Keytruda® (pembrolizumab; Merck) was approved for intravenous use in 2014, but the 2020 approval expands therapeutic options for patients with triple negative breast cancer (TNBC). For patients with locally recurrent unresectable or metastatic TNBC whose tumors express PD-L1 (Combined Positive Score ≥ 10), Keytruda can be used in combination with chemotherapy.2

In a double-blind, placebo-controlled clinical trial, participants who were given Keytruda had a median progression-free survival rate of 9.7 months vs 5.6 months for the placebo group.2

Brilinta for High-Risk Stroke

Brilinta® (ticagrelor; AstraZeneca) is now approved for use in combination with aspirin to manage patients who have a high risk of acute ischemic stroke or transient ischemic attack.
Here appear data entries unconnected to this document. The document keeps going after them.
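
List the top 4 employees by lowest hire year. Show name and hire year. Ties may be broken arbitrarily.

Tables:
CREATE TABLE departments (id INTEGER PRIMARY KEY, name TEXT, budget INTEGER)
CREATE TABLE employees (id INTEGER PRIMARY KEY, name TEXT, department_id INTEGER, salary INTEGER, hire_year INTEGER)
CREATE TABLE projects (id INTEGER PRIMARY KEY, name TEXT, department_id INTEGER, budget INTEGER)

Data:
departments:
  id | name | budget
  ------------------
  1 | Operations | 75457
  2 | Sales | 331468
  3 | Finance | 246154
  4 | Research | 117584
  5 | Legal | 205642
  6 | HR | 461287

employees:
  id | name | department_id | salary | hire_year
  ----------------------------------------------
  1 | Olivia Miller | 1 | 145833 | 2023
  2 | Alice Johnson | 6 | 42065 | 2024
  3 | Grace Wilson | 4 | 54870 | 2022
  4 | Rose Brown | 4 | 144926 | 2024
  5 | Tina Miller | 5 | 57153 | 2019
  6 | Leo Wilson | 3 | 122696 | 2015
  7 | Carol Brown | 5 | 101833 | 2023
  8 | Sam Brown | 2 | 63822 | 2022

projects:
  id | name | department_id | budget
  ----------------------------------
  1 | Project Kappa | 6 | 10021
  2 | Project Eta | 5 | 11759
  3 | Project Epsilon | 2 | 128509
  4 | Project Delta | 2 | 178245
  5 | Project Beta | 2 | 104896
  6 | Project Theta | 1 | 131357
SELECT name, hire_year FROM employees ORDER BY hire_year ASC LIMIT 4

Execution result:
name | hire_year
Leo Wilson | 2015
Tina Miller | 2019
Grace Wilson | 2022
Sam Brown | 2022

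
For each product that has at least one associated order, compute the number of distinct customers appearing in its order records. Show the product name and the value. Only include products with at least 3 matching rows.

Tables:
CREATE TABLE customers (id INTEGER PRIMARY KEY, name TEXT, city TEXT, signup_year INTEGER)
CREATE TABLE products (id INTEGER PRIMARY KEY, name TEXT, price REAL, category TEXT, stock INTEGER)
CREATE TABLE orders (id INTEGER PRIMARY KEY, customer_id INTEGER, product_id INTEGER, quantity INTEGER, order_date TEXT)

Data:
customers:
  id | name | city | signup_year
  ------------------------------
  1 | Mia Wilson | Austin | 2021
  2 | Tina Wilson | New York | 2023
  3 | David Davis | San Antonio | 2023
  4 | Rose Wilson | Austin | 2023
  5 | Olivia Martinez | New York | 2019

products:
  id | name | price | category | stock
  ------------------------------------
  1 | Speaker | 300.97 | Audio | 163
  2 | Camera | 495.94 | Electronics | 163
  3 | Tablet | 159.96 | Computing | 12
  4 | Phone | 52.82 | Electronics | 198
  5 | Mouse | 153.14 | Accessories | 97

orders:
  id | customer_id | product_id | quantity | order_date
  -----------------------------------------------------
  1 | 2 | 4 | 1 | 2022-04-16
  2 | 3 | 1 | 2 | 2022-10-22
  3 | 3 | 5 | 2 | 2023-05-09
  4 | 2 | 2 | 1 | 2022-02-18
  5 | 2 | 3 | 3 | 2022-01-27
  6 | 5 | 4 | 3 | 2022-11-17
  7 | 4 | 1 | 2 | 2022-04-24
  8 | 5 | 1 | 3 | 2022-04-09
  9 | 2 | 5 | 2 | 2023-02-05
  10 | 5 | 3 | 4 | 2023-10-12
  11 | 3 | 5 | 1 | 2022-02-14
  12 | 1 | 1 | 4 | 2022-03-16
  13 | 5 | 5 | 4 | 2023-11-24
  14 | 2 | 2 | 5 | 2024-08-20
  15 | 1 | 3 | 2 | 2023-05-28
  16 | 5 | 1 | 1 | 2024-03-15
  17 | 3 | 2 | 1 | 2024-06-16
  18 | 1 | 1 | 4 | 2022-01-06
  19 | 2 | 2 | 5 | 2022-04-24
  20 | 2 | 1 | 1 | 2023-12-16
SELECT p.name, COUNT(DISTINCT c.customer_id) AS distinct_customer_count FROM orders c JOIN products p ON c.product_id = p.id GROUP BY p.id, p.name HAVING COUNT(*) >= 3

Execution result:
name | distinct_customer_count
Speaker | 5
Camera | 2
Tablet | 3
Mouse | 3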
In a randomized, double-blind clinical trial, participants who were treated with Brilinta had a 17% relative reduced risk and 1.1% absolute reduced risk for a fatal stroke.3 The medicine is available in 60 mg and 90 mg tablets.

Zokinvy for HGPS

The FDA has approved ZokinvyTM (lonafarnib; Eiger BioPharmaceuticals) for patients with HGPS. There are approximately 400 cases of HGPS worldwide, with an approximate prevalence of 1 in 20 million people.4

Zokinvy, which inhibits the enzyme responsible for modifying the progerin protein, reduced the mortality rate by 77% among 63 children who were dosed with 150mg/m2 of the medicine twice daily compared with 63 children who were given a placebo in an observational cohort study.4 There were 4 deaths (6.3%) in the Zokinvy group vs 17 deaths (27%) in the placebo group.4


  1. Xofluza® [package insert]. South San Francisco, CA: Genentech; 2020.
  2. Keytruda® [package insert]. Whitehouse Station, NJ: Merck & Co., Inc; 2020.
  3. Brilinta® [package insert]. Wilmington, DE: AstraZeneca; 2020.
  4. Progeria and Progeroid Laminopathies. Eger BioPharmaceuticals. Accessed December 2, 2020.